Der Bund hat dem Beschwerdeführer Aufwendungen in der Höhe von EUR 1.089,68 binnen zwei Wochen bei sonstiger Exekution zu ersetzen. Das Mehrbegehren wird abgewiesen.
Begründung
Der Beschwerdeführer war am 16. November 2000 in Schärding im Gefolge einer Verkehrskontrolle von zwei Gendarmeriebeamten festgenommen worden. Dagegen, gegen die nachfolgende Anhaltung und gegen seine Fesselung mit Handschellen erhob er gemäß Art. 129a Abs. 1 Z 2 B-VG iVm § 67a Abs. 1 Z 2 AVG Beschwerde an die belangte Behörde, in der er - neben Kostenzuspruch - folgende Entscheidung begehrte:
"Der Beschwerdeführer ist durch seine Festnahme am 16.11. 2000 um 14.30 Uhr durch Organe (Gendarmeriebeamte) der Bezirkshauptmannschaft Schärding auf der Passauer Straße auf Höhe des Hauses Kreuzberg 1, Schärding, und seine nachfolgende Anhaltung bis ca. 15:15 Uhr des gleichen Tages im Gendarmerieposten Schärding in dem verfassungsgesetzlich gewährleisteten Recht auf persönliche Freiheit und dadurch, dass er bei seiner Festnehmung gefesselt wurde, im Recht, keiner unmenschlichen oder erniedrigenden Behandlung unterworfen zu werden (Artikel 3 EMRK), sowie durch diese Handlungsweisen in seinem einfach gesetzlichen Recht, entgegen den Bestimmungen der §§ 35, 36 und 37a VStG nicht festgenommen und angehalten zu werden, verletzt worden."
Mit Bescheid vom 19. Februar 2001 fällte die belangte Behörde nach durchgeführter mündlicher Verhandlung, gestützt auf die §§ 67c Abs. 3 und 79a AVG, nachstehendes Erkenntnis:
"I. Der Beschwerde wird insoweit stattgegeben, als die Festnahme des Beschwerdeführers und dessen Anhaltung auf dem Gendarmerieposten Schärding am 16. November 2000 von 14.20 bis 14.55 Uhr wegen des dadurch bewirkten Eingriffes in dessen verfassungsgesetzlich gewährleistetes Recht auf persönliche Freiheit als rechtswidrig erklärt wird; hinsichtlich des weiteren Vorbringens, dass der Beschwerdeführer durch seine Fesselung mit Handschellen im Zuge der Festnahme und Anhaltung in seinem durch Art. 3 MRK verfassungsmäßig bzw. durch die §§ 4 bis 6 des Waffengebrauchsgesetzes gewährleisteten Rechten verletzt wurde, wird diese hingegen als unbegründet abgewiesen.
II. Der Bund (Verfahrenspartei: Bezirkshauptmann von Schärding) hat dem Beschwerdeführer Kosten in der Höhe von 18.980 S (entspricht 1.379,33 Euro) zu ersetzen; der Beschwerdeführer hat dem Bund demgegenüber Kosten in Höhe von 6.865 S (entspricht 498,90 Euro) zu ersetzen."

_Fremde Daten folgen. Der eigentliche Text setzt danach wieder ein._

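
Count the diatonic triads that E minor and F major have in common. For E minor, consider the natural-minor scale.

Diatonic triads of E minor (natural minor): Em (i), F#dim (ii°), G (III), Am (iv), Bm (v), C (VI), D (VII).
Diatonic triads of F major: F (I), Gm (ii), Am (iii), Bb (IV), C (V), Dm (vi), Edim (vii°).
Matching root and quality in both lists: Am, C.
That gives 2 common triads.

2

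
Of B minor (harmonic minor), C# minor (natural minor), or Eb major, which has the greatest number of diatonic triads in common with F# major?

Triads of F# major: F# major (I), G# minor (ii), A# minor (iii), B major (IV), C# major (V), D# minor (vi), E# diminished (vii°).
B minor (harmonic minor) shares 1: F#.
C# minor (natural minor) shares 2: G#m, B.
Eb major shares 0: none.
The most common triads (2) are shared with C# minor.

C# minor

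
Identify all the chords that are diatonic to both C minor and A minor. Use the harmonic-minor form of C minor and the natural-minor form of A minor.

G, Bdim

Triads in C minor (harmonic minor): Cm (i), Ddim (ii°), Ebaug (III+), Fm (iv), G (V), Ab (VI), Bdim (vii°).
Triads in A minor (natural minor): Am (i), Bdim (ii°), C (III), Dm (iv), Em (v), F (VI), G (VII).
Shared triads with their functions: G (V in C minor, VII in A minor); Bdim (vii° in C minor, ii° in A minor).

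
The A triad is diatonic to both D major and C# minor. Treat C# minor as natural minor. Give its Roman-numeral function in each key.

The scale of D major is D E F# G A B C#; A is degree 5, and the triad built there (A-C#-E) is major, so it is V.
The scale of C# minor (natural minor) is C# D# E F# G# A B; A is degree 6, and the triad built there (A-C#-E) is major, so it is VI.

V in D major; VI in C# minor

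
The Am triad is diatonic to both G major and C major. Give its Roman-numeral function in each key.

The scale of G major is G A B C D E F#; A is degree 2, and the triad built there (A-C-E) is minor, so it is ii.
The scale of C major is C D E F G A B; A is degree 6, and the triad built there (A-C-E) is minor, so it is vi.

ii in G major; vi in C major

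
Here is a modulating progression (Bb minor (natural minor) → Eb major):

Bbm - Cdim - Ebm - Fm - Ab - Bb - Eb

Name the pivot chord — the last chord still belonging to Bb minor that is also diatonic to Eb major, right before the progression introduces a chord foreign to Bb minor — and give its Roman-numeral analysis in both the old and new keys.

Ab — VII in Bb minor, IV in Eb major

Chords diatonic to Bb minor: Bbm, Cdim, Db, Ebm, Fm, Gb, Ab.
Reading the progression, the first chord not in that set is Bb, so the modulation leaves Bb minor there.
The chord immediately before Bb is Ab, which is diatonic to both keys: VII in Bb minor and IV in Eb major.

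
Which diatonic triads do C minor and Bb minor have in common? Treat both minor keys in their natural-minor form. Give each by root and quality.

Fm, Ab

Triads in C minor (natural minor): C minor (i), D diminished (ii°), Eb major (III), F minor (iv), G minor (v), Ab major (VI), Bb major (VII).
Triads in Bb minor (natural minor): Bb minor (i), C diminished (ii°), Db major (III), Eb minor (iv), F minor (v), Gb major (VI), Ab major (VII).
Shared triads with their functions: F minor (iv in C minor, v in Bb minor); Ab major (VI in C minor, VII in Bb minor).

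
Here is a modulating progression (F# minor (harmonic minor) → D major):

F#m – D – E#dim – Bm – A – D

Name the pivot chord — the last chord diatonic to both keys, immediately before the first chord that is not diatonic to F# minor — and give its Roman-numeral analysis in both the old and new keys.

Chords diatonic to F# minor: F#m, G#dim, Aaug, Bm, C#, D, E#dim.
Reading the progression, the first chord not in that set is A, so the modulation leaves F# minor there.
The chord immediately before A is Bm, which is diatonic to both keys: iv in F# minor and vi in D major.

Bm — iv in F# minor, vi in D major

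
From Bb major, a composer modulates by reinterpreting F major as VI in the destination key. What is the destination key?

A minor

The numeral VI denotes a major triad on scale degree 6. With F on degree 6, the tonic of the new key is A.
Degree 6 carries a major triad in minor keys, so the destination is A minor.
Check: the diatonic triads of A minor (natural minor) are Am (i), Bdim (ii°), C (III), Dm (iv), Em (v), F (VI), G (VII) — F major is indeed VI.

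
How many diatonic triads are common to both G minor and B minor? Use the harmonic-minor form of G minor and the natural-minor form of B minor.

1

Diatonic triads of G minor (harmonic minor): Gm (i), Adim (ii°), B♭aug (III+), Cm (iv), D (V), E♭ (VI), F♯dim (vii°).
Diatonic triads of B minor (natural minor): Bm (i), C♯dim (ii°), D (III), Em (iv), F♯m (v), G (VI), A (VII).
Matching root and quality in both lists: D.
That gives 1 common triad.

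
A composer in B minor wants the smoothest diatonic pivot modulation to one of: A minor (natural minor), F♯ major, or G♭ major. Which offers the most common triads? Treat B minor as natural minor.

A minor

Triads of B minor (natural minor): B minor (i), C♯ diminished (ii°), D major (III), E minor (iv), F♯ minor (v), G major (VI), A major (VII).
A minor (natural minor) shares 2: Em, G.
F♯ major shares 0: none.
G♭ major shares 0: none.
The most common triads (2) are shared with A minor.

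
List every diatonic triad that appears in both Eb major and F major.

Triads in Eb major: Eb major (I), F minor (ii), G minor (iii), Ab major (IV), Bb major (V), C minor (vi), D diminished (vii°).
Triads in F major: F major (I), G minor (ii), A minor (iii), Bb major (IV), C major (V), D minor (vi), E diminished (vii°).
Shared triads with their functions: G minor (iii in Eb major, ii in F major); Bb major (V in Eb major, IV in F major).

Gm, Bb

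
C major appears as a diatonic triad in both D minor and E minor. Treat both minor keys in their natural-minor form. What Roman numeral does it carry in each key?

VII in D minor; VI in E minor

The scale of D minor (natural minor) is D E F G A B♭ C; C is degree 7, and the triad built there (C-E-G) is major, so it is VII.
The scale of E minor (natural minor) is E F♯ G A B C D; C is degree 6, and the triad built there (C-E-G) is major, so it is VI.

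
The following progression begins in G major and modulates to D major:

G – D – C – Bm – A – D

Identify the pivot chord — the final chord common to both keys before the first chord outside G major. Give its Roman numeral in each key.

Bm — iii in G major, vi in D major

Chords diatonic to G major: G, Am, Bm, C, D, Em, F#dim.
Reading the progression, the first chord not in that set is A, so the modulation leaves G major there.
The chord immediately before A is Bm, which is diatonic to both keys: iii in G major and vi in D major.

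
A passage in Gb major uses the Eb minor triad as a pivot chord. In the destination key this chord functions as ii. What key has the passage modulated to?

The numeral ii denotes a minor triad on scale degree 2. With Eb on degree 2, the tonic of the new key is Db.
Degree 2 carries a minor triad in major keys, so the destination is Db major.
Check: the diatonic triads of Db major are Db (I), Ebm (ii), Fm (iii), Gb (IV), Ab (V), Bbm (vi), Cdim (vii°) — Eb minor is indeed ii.

Db major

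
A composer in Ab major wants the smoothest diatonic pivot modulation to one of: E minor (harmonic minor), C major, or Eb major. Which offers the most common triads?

Eb major

Triads of Ab major: Ab major (I), Bb minor (ii), C minor (iii), Db major (IV), Eb major (V), F minor (vi), G diminished (vii°).
E minor (harmonic minor) shares 0: none.
C major shares 0: none.
Eb major shares 4: Ab, Cm, Eb, Fm.
The most common triads (4) are shared with Eb major.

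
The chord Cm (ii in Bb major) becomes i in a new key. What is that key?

The numeral i denotes a minor triad on scale degree 1. With C on degree 1, the tonic of the new key is C.
Degree 1 carries a minor triad in minor keys, so the destination is C minor.
Check: the diatonic triads of C minor (natural minor) are Cm (i), Ddim (ii°), Eb (III), Fm (iv), Gm (v), Ab (VI), Bb (VII) — Cm is indeed i.

C minor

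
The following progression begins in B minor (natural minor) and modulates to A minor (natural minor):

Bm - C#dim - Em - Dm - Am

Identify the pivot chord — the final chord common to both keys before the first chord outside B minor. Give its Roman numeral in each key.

Chords diatonic to B minor: Bm, C#dim, D, Em, F#m, G, A.
Reading the progression, the first chord not in that set is Dm, so the modulation leaves B minor there.
The chord immediately before Dm is Em, which is diatonic to both keys: iv in B minor and v in A minor.

Em — iv in B minor, v in A minor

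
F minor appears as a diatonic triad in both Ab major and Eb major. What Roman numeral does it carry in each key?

The scale of Ab major is Ab Bb C Db Eb F G; F is degree 6, and the triad built there (F-Ab-C) is minor, so it is vi.
The scale of Eb major is Eb F G Ab Bb C D; F is degree 2, and the triad built there (F-Ab-C) is minor, so it is ii.

vi in Ab major; ii in Eb major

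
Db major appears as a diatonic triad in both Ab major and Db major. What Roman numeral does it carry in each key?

The scale of Ab major is Ab Bb C Db Eb F G; Db is degree 4, and the triad built there (Db-F-Ab) is major, so it is IV.
The scale of Db major is Db Eb F Gb Ab Bb C; Db is degree 1, and the triad built there (Db-F-Ab) is major, so it is I.

IV in Ab major; I in Db major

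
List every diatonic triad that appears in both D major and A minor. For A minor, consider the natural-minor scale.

Triads in D major: D major (I), E minor (ii), F# minor (iii), G major (IV), A major (V), B minor (vi), C# diminished (vii°).
Triads in A minor (natural minor): A minor (i), B diminished (ii°), C major (III), D minor (iv), E minor (v), F major (VI), G major (VII).
Shared triads with their functions: E minor (ii in D major, v in A minor); G major (IV in D major, VII in A minor).

Em, G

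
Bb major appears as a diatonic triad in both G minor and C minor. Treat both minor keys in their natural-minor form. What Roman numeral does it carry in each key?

III in G minor; VII in C minor

The scale of G minor (natural minor) is G A Bb C D Eb F; Bb is degree 3, and the triad built there (Bb-D-F) is major, so it is III.
The scale of C minor (natural minor) is C D Eb F G Ab Bb; Bb is degree 7, and the triad built there (Bb-D-F) is major, so it is VII.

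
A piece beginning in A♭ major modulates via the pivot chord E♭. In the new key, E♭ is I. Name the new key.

E♭ major

The numeral I denotes a major triad on scale degree 1. With E♭ on degree 1, the tonic of the new key is E♭.
Degree 1 carries a major triad in major keys, so the destination is E♭ major.
Check: the diatonic triads of E♭ major are E♭ (I), Fm (ii), Gm (iii), A♭ (IV), B♭ (V), Cm (vi), Ddim (vii°) — E♭ is indeed I.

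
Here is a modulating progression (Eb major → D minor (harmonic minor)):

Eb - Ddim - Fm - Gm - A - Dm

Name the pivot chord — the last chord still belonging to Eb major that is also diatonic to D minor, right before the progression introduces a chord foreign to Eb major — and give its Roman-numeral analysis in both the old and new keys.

Chords diatonic to Eb major: Eb, Fm, Gm, Ab, Bb, Cm, Ddim.
Reading the progression, the first chord not in that set is A, so the modulation leaves Eb major there.
The chord immediately before A is Gm, which is diatonic to both keys: iii in Eb major and iv in D minor.

Gm — iii in Eb major, iv in D minor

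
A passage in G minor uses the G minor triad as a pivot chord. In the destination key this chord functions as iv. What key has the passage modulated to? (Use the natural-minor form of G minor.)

The numeral iv denotes a minor triad on scale degree 4. With G on degree 4, the tonic of the new key is D.
Degree 4 carries a minor triad in minor keys, so the destination is D minor.
Check: the diatonic triads of D minor (natural minor) are Dm (i), Edim (ii°), F (III), Gm (iv), Am (v), B♭ (VI), C (VII) — G minor is indeed iv.

D minor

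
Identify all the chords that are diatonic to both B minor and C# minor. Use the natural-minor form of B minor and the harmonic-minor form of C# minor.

Triads in B minor (natural minor): B minor (i), C# diminished (ii°), D major (III), E minor (iv), F# minor (v), G major (VI), A major (VII).
Triads in C# minor (harmonic minor): C# minor (i), D# diminished (ii°), E augmented (III+), F# minor (iv), G# major (V), A major (VI), B# diminished (vii°).
Shared triads with their functions: F# minor (v in B minor, iv in C# minor); A major (VII in B minor, VI in C# minor).

F#m, A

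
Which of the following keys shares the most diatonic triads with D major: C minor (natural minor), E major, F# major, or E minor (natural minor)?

Triads of D major: D (I), Em (ii), F#m (iii), G (IV), A (V), Bm (vi), C#dim (vii°).
C minor (natural minor) shares 0: none.
E major shares 2: F#m, A.
F# major shares 0: none.
E minor (natural minor) shares 4: D, Em, G, Bm.
The most common triads (4) are shared with E minor.

E minor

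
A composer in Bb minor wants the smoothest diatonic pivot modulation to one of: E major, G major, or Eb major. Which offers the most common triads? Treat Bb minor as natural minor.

Triads of Bb minor (natural minor): Bb minor (i), C diminished (ii°), Db major (III), Eb minor (iv), F minor (v), Gb major (VI), Ab major (VII).
E major shares 0: none.
G major shares 0: none.
Eb major shares 2: Fm, Ab.
The most common triads (2) are shared with Eb major.

Eb major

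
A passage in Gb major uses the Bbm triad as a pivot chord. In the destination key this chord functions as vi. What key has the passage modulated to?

Db major

The numeral vi denotes a minor triad on scale degree 6. With Bb on degree 6, the tonic of the new key is Db.
Degree 6 carries a minor triad in major keys, so the destination is Db major.
Check: the diatonic triads of Db major are Db (I), Ebm (ii), Fm (iii), Gb (IV), Ab (V), Bbm (vi), Cdim (vii°) — Bbm is indeed vi.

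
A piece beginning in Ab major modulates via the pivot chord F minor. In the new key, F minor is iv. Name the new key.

The numeral iv denotes a minor triad on scale degree 4. With F on degree 4, the tonic of the new key is C.
Degree 4 carries a minor triad in minor keys, so the destination is C minor.
Check: the diatonic triads of C minor (natural minor) are Cm (i), Ddim (ii°), Eb (III), Fm (iv), Gm (v), Ab (VI), Bb (VII) — F minor is indeed iv.

C minor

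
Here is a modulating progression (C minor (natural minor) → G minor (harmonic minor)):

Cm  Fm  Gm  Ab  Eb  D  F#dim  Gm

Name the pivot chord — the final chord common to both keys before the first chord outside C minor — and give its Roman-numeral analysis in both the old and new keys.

Eb — III in C minor, VI in G minor

Chords diatonic to C minor: Cm, Ddim, Eb, Fm, Gm, Ab, Bb.
Reading the progression, the first chord not in that set is D, so the modulation leaves C minor there.
The chord immediately before D is Eb, which is diatonic to both keys: III in C minor and VI in G minor.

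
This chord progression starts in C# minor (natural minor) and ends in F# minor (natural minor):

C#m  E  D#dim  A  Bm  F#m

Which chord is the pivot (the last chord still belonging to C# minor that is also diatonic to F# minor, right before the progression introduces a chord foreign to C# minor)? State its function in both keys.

A — VI in C# minor, III in F# minor

Chords diatonic to C# minor: C#m, D#dim, E, F#m, G#m, A, B.
Reading the progression, the first chord not in that set is Bm, so the modulation leaves C# minor there.
The chord immediately before Bm is A, which is diatonic to both keys: VI in C# minor and III in F# minor.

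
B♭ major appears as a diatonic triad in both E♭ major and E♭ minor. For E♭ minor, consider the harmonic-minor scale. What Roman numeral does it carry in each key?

The scale of E♭ major is E♭ F G A♭ B♭ C D; B♭ is degree 5, and the triad built there (B♭-D-F) is major, so it is V.
The scale of E♭ minor (harmonic minor) is E♭ F G♭ A♭ B♭ C♭ D; B♭ is degree 5, and the triad built there (B♭-D-F) is major, so it is V.

V in E♭ major; V in E♭ minor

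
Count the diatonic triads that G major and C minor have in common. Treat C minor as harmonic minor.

Diatonic triads of G major: G (I), Am (ii), Bm (iii), C (IV), D (V), Em (vi), F#dim (vii°).
Diatonic triads of C minor (harmonic minor): Cm (i), Ddim (ii°), Ebaug (III+), Fm (iv), G (V), Ab (VI), Bdim (vii°).
Matching root and quality in both lists: G.
That gives 1 common triad.

1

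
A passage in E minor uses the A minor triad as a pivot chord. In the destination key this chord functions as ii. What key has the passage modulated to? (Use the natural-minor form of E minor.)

The numeral ii denotes a minor triad on scale degree 2. With A on degree 2, the tonic of the new key is G.
Degree 2 carries a minor triad in major keys, so the destination is G major.
Check: the diatonic triads of G major are G (I), Am (ii), Bm (iii), C (IV), D (V), Em (vi), F♯dim (vii°) — A minor is indeed ii.

G major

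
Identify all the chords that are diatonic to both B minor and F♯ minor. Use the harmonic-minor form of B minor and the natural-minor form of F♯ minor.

Triads in B minor (harmonic minor): Bm (i), C♯dim (ii°), Daug (III+), Em (iv), F♯ (V), G (VI), A♯dim (vii°).
Triads in F♯ minor (natural minor): F♯m (i), G♯dim (ii°), A (III), Bm (iv), C♯m (v), D (VI), E (VII).
Shared triads with their functions: Bm (i in B minor, iv in F♯ minor).

Bm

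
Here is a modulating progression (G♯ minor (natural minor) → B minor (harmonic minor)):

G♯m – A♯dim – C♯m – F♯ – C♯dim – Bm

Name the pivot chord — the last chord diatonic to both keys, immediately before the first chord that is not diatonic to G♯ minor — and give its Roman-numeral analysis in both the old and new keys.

Chords diatonic to G♯ minor: G♯m, A♯dim, B, C♯m, D♯m, E, F♯.
Reading the progression, the first chord not in that set is C♯dim, so the modulation leaves G♯ minor there.
The chord immediately before C♯dim is F♯, which is diatonic to both keys: VII in G♯ minor and V in B minor.

F♯ — VII in G♯ minor, V in B minor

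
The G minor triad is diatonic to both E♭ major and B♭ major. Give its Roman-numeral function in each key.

The scale of E♭ major is E♭ F G A♭ B♭ C D; G is degree 3, and the triad built there (G-B♭-D) is minor, so it is iii.
The scale of B♭ major is B♭ C D E♭ F G A; G is degree 6, and the triad built there (G-B♭-D) is minor, so it is vi.

iii in E♭ major; vi in B♭ major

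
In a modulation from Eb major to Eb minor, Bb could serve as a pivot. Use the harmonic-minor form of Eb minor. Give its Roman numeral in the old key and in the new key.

The scale of Eb major is Eb F G Ab Bb C D; Bb is degree 5, and the triad built there (Bb-D-F) is major, so it is V.
The scale of Eb minor (harmonic minor) is Eb F Gb Ab Bb Cb D; Bb is degree 5, and the triad built there (Bb-D-F) is major, so it is V.

V in Eb major; V in Eb minor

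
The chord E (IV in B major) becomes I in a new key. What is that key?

The numeral I denotes a major triad on scale degree 1. With E on degree 1, the tonic of the new key is E.
Degree 1 carries a major triad in major keys, so the destination is E major.
Check: the diatonic triads of E major are E (I), F♯m (ii), G♯m (iii), A (IV), B (V), C♯m (vi), D♯dim (vii°) — E is indeed I.

E major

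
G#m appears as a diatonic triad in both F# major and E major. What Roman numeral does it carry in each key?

ii in F# major; iii in E major

The scale of F# major is F# G# A# B C# D# E#; G# is degree 2, and the triad built there (G#-B-D#) is minor, so it is ii.
The scale of E major is E F# G# A B C# D#; G# is degree 3, and the triad built there (G#-B-D#) is minor, so it is iii.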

Ihren Ausspruch betreffend das Anlegen von Handfesseln begründete die belangte Behörde im Ergebnis damit, dass diese Maßnahme - die gemäß den behördlichen Feststellungen nach der (rechtswidrigen) Festnahme des Beschwerdeführers zum Zweck der "Transportsicherung" (Verbringung des Beschwerdeführers vom Tatort zum Gendarmerieposten) ergriffen worden war - verhältnismäßig gewesen sei; sie sei nicht intentional darauf gerichtet gewesen, die Menschenwürde des Beschwerdeführers gröblich zu missachten. Die einschreitenden Beamten seien vielmehr sorgsam darauf Bedacht gewesen, dass die Fesselung des Beschwerdeführers von Dritten nicht wahrgenommen werden könne, weil das dem Beschwerdeführer "offensichtlich unangenehm" gewesen wäre. Er sei daher durch das Anlegen von Handfesseln nicht "erniedrigend" im Sinn des Art. 3 EMRK bzw. nicht unter "Nichtbeachtung seiner Menschenwürde" im Sinne des Art. 1 Abs. 4 des Bundesverfassungsgesetzes über den Schutz der persönlichen Freiheit behandelt und insoweit auch nicht in seinen verfassungsmäßig gewährleisteten oder in sonstigen, aus dem Waffengebrauchsgesetz abgeleiteten Rechten verletzt worden. Seiner Beschwerde sei daher gemäß § 67c Abs. 3 AVG (nur) insoweit - aus hier nicht näher darzustellenden Gründen - stattzugeben gewesen, als die Festnahme und die Anhaltung auf dem Gendarmerieposten am 16. November 2000 von 14.20 bis 14.55 Uhr als rechtswidrig habe erklärt werden müssen; hinsichtlich des weiteren Vorbringens des Beschwerdeführers, dass er darüber hinaus durch seine Fesselung mit Handschellen in seinen Rechten verletzt worden sei, sei seine Beschwerde hingegen als unbegründet abzuweisen gewesen. Bei diesem Verfahrensergebnis seien dem Beschwerdeführer
hinsichtlich des ersten Beschwerdepunktes Kosten zuzusprechen,
hinsichtlich des zweiten Beschwerdepunktes hingegen Kosten aufzuerlegen gewesen (jeweils in dem im Spruch festgesetzten Umfang).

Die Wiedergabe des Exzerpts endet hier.